Gossamer curtains fluttered at tall windows, through which I saw a
squadron of trim white clouds riding in a high blue sky.
I turned my head, and Foster stood beside me, dressed in a short
white tunic.
"That's a crazy set of threads, Foster," I said, "but on your build it
looks good. But you've aged; you look twenty-five if you look a day."
Foster smiled. "Welcome to Vallon, my friend," he said in English.
"Vallon," I said. "Then it wasn't all a dream?"
"Regard it as a dream, Legion. Your life begins today." Someone
came forward from behind Foster.
"Gope," I said. Then I hesitated. "You are Gope, aren't you?" I said in
Vallonian.
He laughed. "I was known by that name once," he said, "but my true
name is Gwanne."
My eyes fell on my legs. I saw that I was wearing a tunic like Foster's
except that mine was pale blue.
"Who put the dress on me?" I asked. "And where's my pants?"

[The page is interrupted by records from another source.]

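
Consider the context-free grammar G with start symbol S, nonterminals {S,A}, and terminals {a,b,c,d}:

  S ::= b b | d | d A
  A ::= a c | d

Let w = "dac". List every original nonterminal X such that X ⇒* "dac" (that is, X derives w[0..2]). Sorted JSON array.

CNF form of G:
  S -> T2 T2 | T3 A | d
  A -> T0 T1 | d
  T0 -> a
  T1 -> c
  T2 -> b
  T3 -> d

CYK table (by increasing span), restricted to cells inside w[0..2]:
  cell(0,0) d: {A,S,T3}  orig:{A,S}
  cell(1,1) a: {T0}  orig:{}
  cell(2,2) c: {T1}  orig:{}
  cell(0,1) da: ∅
  cell(1,2) ac: {A}
  cell(0,2) dac: {S}

Original NTs in T[0,2] deriving "dac": ["S"]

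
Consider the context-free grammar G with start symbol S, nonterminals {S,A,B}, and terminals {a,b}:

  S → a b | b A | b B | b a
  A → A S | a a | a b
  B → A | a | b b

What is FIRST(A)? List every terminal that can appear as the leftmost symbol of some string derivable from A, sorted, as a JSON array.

Compute FIRST by fixpoint:
iter 1:
  A via A→a a: +{a}
  B via B→A: +{a}
  B via B→b b: +{b}
  S via S→a b: +{a}
  S via S→b A: +{b}
  FIRST(S)={a,b}  FIRST(A)={a}  FIRST(B)={a,b}
iter 2: (no change)
  FIRST(S)={a,b}  FIRST(A)={a}  FIRST(B)={a,b}

FIRST(A) = ["a"]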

"This garment suits you better," said Gope. "Come. Look in the
glass."
I got to my feet, stepped to a long mirror, glanced at the reflection.
"It's not the real me, boys," I started. Then I stared, open-mouthed. A
Hercules, black-haired and clean-limbed, stared back. I shut my
mouth ... and his mouth shut. I moved an arm and he did likewise. I
whirled on Foster.
"What ... how ... who...?"
"The mortal body that was Legion died of its wounds," he said, "but
the mind that was the man was recorded. We have waited many
years to give that mind life again."
I turned back to the mirror, gaped. The young giant gaped back. "I
remember," I said. "I remember ... a knife in my guts ... and a red-
headed man ... and the Great Owner, and...."
"For his crimes," told Gope, "he went to a place of exile until the
Change should come on him. Long have we waited."

I looked again and now I saw two faces in the mirror and both of
them were young. One was low down, just above my ankles, and it
belonged to a cat I had known as Itzenca. The other, higher up, was
that of a man I had known as Ommodurad. But this was a clear-eyed
Ommodurad, just under twenty-one.
"Onto the blank slate we traced your mind," said Gope.
"He owed you a life, Legion," Foster said. "His own was forfeit."
"I guess I ought to kick and scream and demand my original ugly
puss back," I said slowly, studying my reflection, "but the fact is, I like
looking like Mr. Universe."
"Your earthly body was infected with the germs of old age," said
Foster. "Now you can look forward to a great span of life."
"But come," said Gope. "All Vallon waits to honor you." He led the
way to the tall window.
"Your place is by my side at the great ringboard," said Foster. "And
afterwards: all of the Two Worlds lie before you."
I looked past the open window and saw a carpet of velvet green that
curved over foothills to the rim of a forest. Down the long sward I
saw a procession of bright knights and ladies come riding on
animals, some black, some golden palomino, that looked for all the
world like unicorns.
My eyes travelled upward to where the light of a great white sun
flashed on blue towers. And somewhere in the distance trumpets
sounded.
"It looks like a pretty fair offer," I said.